Alors, comment faire ? comment continuer ?
J’aime passionnément ce métier mais je suis perdue comme beaucoup d’entre nous dans le flot de surinformation dans lequel nous sommes plongés. J’ai du mal à faire le tri, du mal à me mettre concrètement à écrire sur des thèmes qui me sont éloignés.
J’écris quand même, je prends la plume pour poser des pensées, des réflexions, des idées. Mais je m’éloigne du journalisme en tant que tel. Est-ce un mal ? Je ne crois pas. D’autres le font mieux que moi, c’est certain. Je n’abandonne pas pour autant la pratique du journalisme mais je prends du recul.

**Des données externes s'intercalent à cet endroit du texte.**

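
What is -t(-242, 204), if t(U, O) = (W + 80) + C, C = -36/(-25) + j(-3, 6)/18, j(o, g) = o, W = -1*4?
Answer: -11591/150 ≈ -77.273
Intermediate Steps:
W = -4
C = 191/150 (C = -36/(-25) - 3/18 = -36*(-1/25) - 3*1/18 = 36/25 - ⅙ = 191/150 ≈ 1.2733)
t(U, O) = 11591/150 (t(U, O) = (-4 + 80) + 191/150 = 76 + 191/150 = 11591/150)
-t(-242, 204) = -1*11591/150 = -11591/150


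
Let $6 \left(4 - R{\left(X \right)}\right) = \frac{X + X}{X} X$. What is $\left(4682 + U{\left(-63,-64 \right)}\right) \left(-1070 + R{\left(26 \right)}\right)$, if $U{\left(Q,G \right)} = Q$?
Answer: $- \frac{14891656}{3} \approx -4.9639 \cdot 10^{6}$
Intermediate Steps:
$R{\left(X \right)} = 4 - \frac{X}{3}$ ($R{\left(X \right)} = 4 - \frac{\frac{X + X}{X} X}{6} = 4 - \frac{\frac{2 X}{X} X}{6} = 4 - \frac{2 X}{6} = 4 - \frac{X}{3}$)
$\left(4682 + U{\left(-63,-64 \right)}\right) \left(-1070 + R{\left(26 \right)}\right) = \left(4682 - 63\right) \left(-1070 + \left(4 - \frac{26}{3}\right)\right) = 4619 \left(-1070 + \left(4 - \frac{26}{3}\right)\right) = 4619 \left(-1070 - \frac{14}{3}\right) = 4619 \left(- \frac{3224}{3}\right) = - \frac{14891656}{3}$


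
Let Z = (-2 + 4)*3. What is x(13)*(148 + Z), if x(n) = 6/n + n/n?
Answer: 2926/13 ≈ 225.08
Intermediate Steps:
Z = 6 (Z = 2*3 = 6)
x(n) = 1 + 6/n (x(n) = 6/n + 1 = 1 + 6/n)
x(13)*(148 + Z) = ((6 + 13)/13)*(148 + 6) = ((1/13)*19)*154 = (19/13)*154 = 2926/13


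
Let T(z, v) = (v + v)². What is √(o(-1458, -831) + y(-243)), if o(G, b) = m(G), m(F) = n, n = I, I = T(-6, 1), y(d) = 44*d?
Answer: 8*I*√167 ≈ 103.38*I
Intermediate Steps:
T(z, v) = 4*v² (T(z, v) = (2*v)² = 4*v²)
I = 4 (I = 4*1² = 4*1 = 4)
n = 4
m(F) = 4
o(G, b) = 4
√(o(-1458, -831) + y(-243)) = √(4 + 44*(-243)) = √(4 - 10692) = √(-10688) = 8*I*√167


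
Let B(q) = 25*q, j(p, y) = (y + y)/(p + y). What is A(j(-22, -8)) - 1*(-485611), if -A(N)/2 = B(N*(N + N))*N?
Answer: 65555437/135 ≈ 4.8560e+5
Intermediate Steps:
j(p, y) = 2*y/(p + y) (j(p, y) = (2*y)/(p + y) = 2*y/(p + y))
A(N) = -100*N**3 (A(N) = -2*25*(N*(N + N))*N = -2*25*(N*(2*N))*N = -2*25*(2*N**2)*N = -2*50*N**2*N = -100*N**3)
A(j(-22, -8)) - 1*(-485611) = -100*(-4096/(-22 - 8)**3) - 1*(-485611) = -100*(2*(-8)/(-30))**3 + 485611 = -100*(2*(-8)*(-1/30))**3 + 485611 = -100*(8/15)**3 + 485611 = -100*512/3375 + 485611 = -2048/135 + 485611 = 65555437/135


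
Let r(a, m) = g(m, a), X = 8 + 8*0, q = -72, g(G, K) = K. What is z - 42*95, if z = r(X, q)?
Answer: -3982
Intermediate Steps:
X = 8 (X = 8 + 0 = 8)
r(a, m) = a
z = 8
z - 42*95 = 8 - 42*95 = 8 - 3990 = -3982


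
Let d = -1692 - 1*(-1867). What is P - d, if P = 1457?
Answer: 1282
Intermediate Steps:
d = 175 (d = -1692 + 1867 = 175)
P - d = 1457 - 1*175 = 1457 - 175 = 1282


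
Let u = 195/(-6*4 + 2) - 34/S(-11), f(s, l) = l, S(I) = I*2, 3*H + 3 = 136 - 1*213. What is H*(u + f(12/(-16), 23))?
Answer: -4600/11 ≈ -418.18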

Un recul nécessaire à la compréhension profonde de cette méthode de travail qui implique de se détacher de soi, chose que je ne parviens plus vraiment à faire ces derniers mois.
Je vois mes sœurs et mes frères queer dépasser des épreuves, les personnes noires, asiatiques, métisses et racisées dans leur ensemble se battre pour leurs droits, pour la reconnaissance de leurs existences respectives, de leur réussites et de leur histoire sans relâche, je vois mes sœurs, toutes les femmes, dans les rues, coller des messages pour parler de nous, de nos luttes et des faits concrets qui habillent nos existences de deuils et de souffrances… Je vois tout ça et pourtant je n’écris plus.

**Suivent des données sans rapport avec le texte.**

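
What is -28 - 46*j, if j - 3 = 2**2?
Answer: -350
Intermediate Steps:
j = 7 (j = 3 + 2**2 = 3 + 4 = 7)
-28 - 46*j = -28 - 46*7 = -28 - 322 = -350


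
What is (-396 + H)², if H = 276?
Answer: 14400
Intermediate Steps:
(-396 + H)² = (-396 + 276)² = (-120)² = 14400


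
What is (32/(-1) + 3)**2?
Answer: 841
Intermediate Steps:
(32/(-1) + 3)**2 = (32*(-1) + 3)**2 = (-32 + 3)**2 = (-29)**2 = 841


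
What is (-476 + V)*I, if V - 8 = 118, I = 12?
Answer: -4200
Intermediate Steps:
V = 126 (V = 8 + 118 = 126)
(-476 + V)*I = (-476 + 126)*12 = -350*12 = -4200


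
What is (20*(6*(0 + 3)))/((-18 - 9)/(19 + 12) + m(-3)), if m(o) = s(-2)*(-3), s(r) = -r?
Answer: -3720/71 ≈ -52.394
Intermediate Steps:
m(o) = -6 (m(o) = -1*(-2)*(-3) = 2*(-3) = -6)
(20*(6*(0 + 3)))/((-18 - 9)/(19 + 12) + m(-3)) = (20*(6*(0 + 3)))/((-18 - 9)/(19 + 12) - 6) = (20*(6*3))/(-27/31 - 6) = (20*18)/(-27*1/31 - 6) = 360/(-27/31 - 6) = 360/(-213/31) = 360*(-31/213) = -3720/71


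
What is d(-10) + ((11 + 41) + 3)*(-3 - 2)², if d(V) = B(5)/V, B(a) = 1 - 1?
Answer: 1375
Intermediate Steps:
B(a) = 0
d(V) = 0 (d(V) = 0/V = 0)
d(-10) + ((11 + 41) + 3)*(-3 - 2)² = 0 + ((11 + 41) + 3)*(-3 - 2)² = 0 + (52 + 3)*(-5)² = 0 + 55*25 = 0 + 1375 = 1375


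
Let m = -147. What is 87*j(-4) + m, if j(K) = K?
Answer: -495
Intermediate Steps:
87*j(-4) + m = 87*(-4) - 147 = -348 - 147 = -495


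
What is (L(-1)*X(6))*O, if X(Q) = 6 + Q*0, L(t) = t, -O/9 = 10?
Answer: 540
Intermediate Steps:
O = -90 (O = -9*10 = -90)
X(Q) = 6 (X(Q) = 6 + 0 = 6)
(L(-1)*X(6))*O = -1*6*(-90) = -6*(-90) = 540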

Je vois tout ça, le cœur brisé et je ne parviens plus à faire ce métier qui m’a tant animé. Pourquoi ?
Quelques pistes me permettent de répondre à cette question épineuse : la difficulté à articuler mes pensées chaotiques, ma confusion face aux solutions proposées, mon dégoût du monde des médias traditionnels qui peine encore à mettre de l’avant les problématiques de déconstruction proposées par différents mouvement de lutte anti-racistes, anti-sexistes et anti-LGBTQphobies.
Ces derniers mois, j’ai travaillé d’arrache-pied en tant qu’autrice pour gagner de l’argent. Pour la première fois de ma vie, je suis véritablement payée pour écrire, pour aider des artistes à arriver à leurs but par l’arrangement de leurs idées via les mots. J’en suis fière mais je dois avouer qu’écrire sur le monde me manque, seulement, je ne sais pas par ou commencer, je ne trouve plus la force en moi de parler de viol, de racisme, de haine.

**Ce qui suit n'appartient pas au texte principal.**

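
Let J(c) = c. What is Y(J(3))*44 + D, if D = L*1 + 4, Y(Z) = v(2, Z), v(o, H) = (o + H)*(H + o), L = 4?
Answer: 1108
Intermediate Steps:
v(o, H) = (H + o)² (v(o, H) = (H + o)*(H + o) = (H + o)²)
Y(Z) = (2 + Z)² (Y(Z) = (Z + 2)² = (2 + Z)²)
D = 8 (D = 4*1 + 4 = 4 + 4 = 8)
Y(J(3))*44 + D = (2 + 3)²*44 + 8 = 5²*44 + 8 = 25*44 + 8 = 1100 + 8 = 1108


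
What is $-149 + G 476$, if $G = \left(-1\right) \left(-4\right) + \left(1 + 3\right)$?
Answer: $3659$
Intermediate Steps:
$G = 8$ ($G = 4 + 4 = 8$)
$-149 + G 476 = -149 + 8 \cdot 476 = -149 + 3808 = 3659$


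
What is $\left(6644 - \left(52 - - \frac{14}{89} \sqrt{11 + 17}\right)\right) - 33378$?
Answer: $-26786 - \frac{28 \sqrt{7}}{89} \approx -26787.0$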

C’est un abus de faiblesse que je fais aujourd’hui. Une manière d’éclairer la réalité d’un métier difficile qui demande une force incroyable, un désir toujours inassouvi de vérité, un élan puissant de dire ce que l’on voit, de faire parler ce que l’on sait.
Ce texte est une lettre ouverte comme une confession intime, une voie, un moyen de dire l’espoir résidant en moi d’y arriver à nouveau un jour bientôt, à faire ce métier qui m’a passionné et animé pendant toutes ces années.